Дни искупления (страница 3)

Страница 3

3

Виктория, вторая из моих живых сестер, родилась в конце 1926 года. Я все так же не разговаривала и не плакала, а Марианна росла красивой, смышленой девочкой: уже ходила и произносила свои первые слова. Мать ждала, когда мне исполнится три года, потом три с половиной, а потом сдалась и снова пошла к Дзамбутену.

– Редента до сих пор не сказала ни единого слова. Она немая?

– Все возможно.

– Это порча?

– Нет. Порча еще не пришла.

– А когда придет?

– Когда придет, вы сами поймете.

– Я могу что-то сделать?

– Ничего не можете.

К ее глазам подступили слезы.

– Бедному вечно все горести достаются.

– Крепитесь. Она выживет: разве не этого вы хотели?

Но моя мать уже и сама не знала, чего хотела. Подавленная, она отправилась домой. Дойдя до аркады галереи, она издалека заметила сержанта Белли, ожидающего ее, сидя на ступеньках у нашей двери.

– Только его мне не хватало… – пробормотала она.

Не придумав ничего лучше, она бросила тележку, в которой везла нас, и побежала в сторону бульвара.

– Адальджиза! – крикнул сержант, быстрее молнии вскочил на ноги и погнался за ней.

Виктория и Марианна отчаянно заплакали, а я встала в тележке и видела, как сержант схватил ее за запястья, пока она брыкалась и исходила пеной, как бык, которому ставят клеймо.

– Вы губите семью!

– Вы знаете, что должны пойти со мной.

– У меня три дочери, – кричала мать, – и на одной злосчастье! Посмотрите на нее: не разговаривает и не соображает!

– На нас на всех злосчастье, – ответил сержант. – Как-нибудь справится.

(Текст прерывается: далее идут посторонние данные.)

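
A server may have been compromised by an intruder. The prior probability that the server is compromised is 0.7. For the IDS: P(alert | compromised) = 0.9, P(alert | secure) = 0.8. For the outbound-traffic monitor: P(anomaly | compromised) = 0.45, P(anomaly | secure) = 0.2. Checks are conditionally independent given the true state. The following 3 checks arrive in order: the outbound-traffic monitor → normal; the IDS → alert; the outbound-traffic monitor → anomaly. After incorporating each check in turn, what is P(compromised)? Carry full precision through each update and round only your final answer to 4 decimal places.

After the outbound-traffic monitor='normal': P(compromised) = 0.55·0.7000 / (0.55·0.7000 + 0.8·0.3000) ≈ 0.6160
After the IDS='alert': P(compromised) = 0.9·0.6160 / (0.9·0.6160 + 0.8·0.3840) ≈ 0.6435
After the outbound-traffic monitor='anomaly': P(compromised) = 0.45·0.6435 / (0.45·0.6435 + 0.2·0.3565) ≈ 0.8024

0.8024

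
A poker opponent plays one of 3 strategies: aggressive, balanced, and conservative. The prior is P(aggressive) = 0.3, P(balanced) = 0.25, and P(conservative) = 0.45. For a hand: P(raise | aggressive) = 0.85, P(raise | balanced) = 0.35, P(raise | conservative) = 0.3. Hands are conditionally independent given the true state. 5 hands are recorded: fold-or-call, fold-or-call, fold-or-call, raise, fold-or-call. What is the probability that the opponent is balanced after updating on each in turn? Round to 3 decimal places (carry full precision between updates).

Each posterior becomes the prior for the next update.
After 'fold-or-call': normaliser = 0.15·0.3000 + 0.65·0.2500 + 0.7·0.4500; P(aggressive) ≈ 0.0861, P(balanced) ≈ 0.3110, P(conservative) ≈ 0.6029
After 'fold-or-call': normaliser = 0.15·0.0861 + 0.65·0.3110 + 0.7·0.6029; P(aggressive) ≈ 0.0203, P(balanced) ≈ 0.3173, P(conservative) ≈ 0.6624
After 'fold-or-call': normaliser = 0.15·0.0203 + 0.65·0.3173 + 0.7·0.6624; P(aggressive) ≈ 0.0045, P(balanced) ≈ 0.3065, P(conservative) ≈ 0.6890
After 'raise': normaliser = 0.85·0.0045 + 0.35·0.3065 + 0.3·0.6890; P(aggressive) ≈ 0.0121, P(balanced) ≈ 0.3375, P(conservative) ≈ 0.6504
After 'fold-or-call': normaliser = 0.15·0.0121 + 0.65·0.3375 + 0.7·0.6504; P(aggressive) ≈ 0.0027, P(balanced) ≈ 0.3243, P(conservative) ≈ 0.6730

0.324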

Кто-то сбегал на виллу Тарасконе за отцом, и он примчался, запыхавшись.

– Что случилось? – спросил он, только чтобы спросить, ведь и так все понимал.

– Случилось, что меня теперь посадят в тюрьму! – рявкнула моя мать. – По вашей вине!

Кровь бросилась ему в голову.

– Ах так? – он ударил кулаком себя в грудь. – Ты меня чуть не зарезала, а виноват я?

– Вы, ясное дело, вы!

– Все, хватит, – вмешался сержант. – Адальджиза, идем.

И все-таки отцу стало жаль ее. Он хотел сказать, что простил ее и что, если за освобождение нужно заплатить, он как-нибудь да раздобудет деньги. Но вместо этого крикнул:

– Чтоб ты сидела там, пока засов не зацветет! – и сплюнул на землю.

После несчастного случая в «Ужасе» мои родители стали встречаться каждое воскресенье. Он подъезжал на велосипеде к дому Фафины, на подъеме в конце виа Порта-дель-Ольмо, а она выходила к нему вместе с сиротами. Они молча прогуливались по бульвару, под деревьями, проходили мимо остерии и кладбища и шли дальше – до замка Терра-дель-Соле. Потом возвращались обратно. У церквушки Святого Роха мать отпускала детей поиграть на поляне, и тогда он наклонялся к ней и шептал на ухо: «Вы красавица».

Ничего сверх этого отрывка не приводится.